C’est pourquoi la France joue un jeu dangereux. Au lieu de prendre des décisions radicales et globales pour redresser sa propre croissance potentielle – le Conseil d’analyse économique vient d’en fournir le programme franco-français clef en mains – l’Elysée a choisi de laisser filer les déficits. Voici l’argumentaire signé Michel Sapin : “Faudrait-il, dans une situation économique difficile, faire plus d’efforts parce que la mesure de nos efforts se dégrade ? Cette discussion, légitime, nous l’aurons avec nos partenaires européens.”
La bombe à retardement du coût de la dette
Les “partenaires”, y compris les périphériques du Sud, ont déjà donné au Parlement européen un début de réponse en étrillant le candidat Pierre Moscovici au poste de commissaire au Budget. A tel point que l’ancien ministre de l’Economie a juré qu’avec lui jamais la Commission ne proposerait des “eurobonds” – la mutualisation au niveau communautaire d’une partie des dettes.

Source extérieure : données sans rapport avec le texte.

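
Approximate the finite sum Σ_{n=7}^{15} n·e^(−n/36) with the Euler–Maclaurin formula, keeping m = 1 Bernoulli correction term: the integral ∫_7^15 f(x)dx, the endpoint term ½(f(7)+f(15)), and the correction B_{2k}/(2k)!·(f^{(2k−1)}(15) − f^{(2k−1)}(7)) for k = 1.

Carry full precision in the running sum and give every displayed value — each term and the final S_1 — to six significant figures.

S_1 ≈ 71.8927

The integral term ∫_7^15 x·e^(−x/36) dx = 64.0901.
Endpoint term: (f(7) + f(15))/2 = (5.76304 + 9.88861)/2 = 7.82583.
Integral + boundary = 71.9159.
k=1: B_{2}/(2)! × [f^{(1)}(15) − f^{(1)}(7)] = 1/12 × (0.384557 − 0.663207) = -0.0232209.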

C’est un naufrage avant l’heure pour les thèses françaises.
“En cas de péril majeur, il n’y aura plus que la BCE pour monétiser (acheter) la dette française à un taux “raisonnable”. En tant que pays systémique – trop gros pour ne pas être secouru – la France peut penser qu’elle a cette carte en réserve. ”
Si cela tourne mal sur le front des taux d’intérêt, que va-t-il se passer avec 2 000 milliards d’euros de dette sur les bras ? En 2015 la France battra son propre record en émettant 188 milliards d’euros de dette à moyen-long terme. A ce jour, seul François Fillon parle brut de décoffrage. En conférence de presse, il explique : “Ce qui entraîne des effets récessifs c’est l’absence totale de perspective pour les investisseurs. Comment investir en France avec la perspective d’une dette dont on sait qu’un jour ou l’autre elle va exploser ?Si les taux d’intérêt à long terme augmentent, ce qui n’est pas impossible compte tenu de ce qui se passe aux Etats-Unis, nous allons vers un accident financier dans notre pays.”
L’échéance n’est pas forcément immédiate, mais tôt ou tard le coût de la dette s’envolera. Jusqu’à présent la France bénéficie sur les marchés de la solidarité de fait entre la dette française et la dette allemande. En cas de péril majeur, il n’y aura plus que la BCE pour monétiser (acheter) la dette française à un taux “raisonnable”. En tant que pays systémique – trop gros pour ne pas être secouru – la France peut penser qu’elle a cette carte en réserve. On comprend qu’un tel transfert de risque potentiel sur les “partenaires” soit un grand motif d’inquiétude – pas seulement à Berlin. Oui, la France joue un jeu dangereux.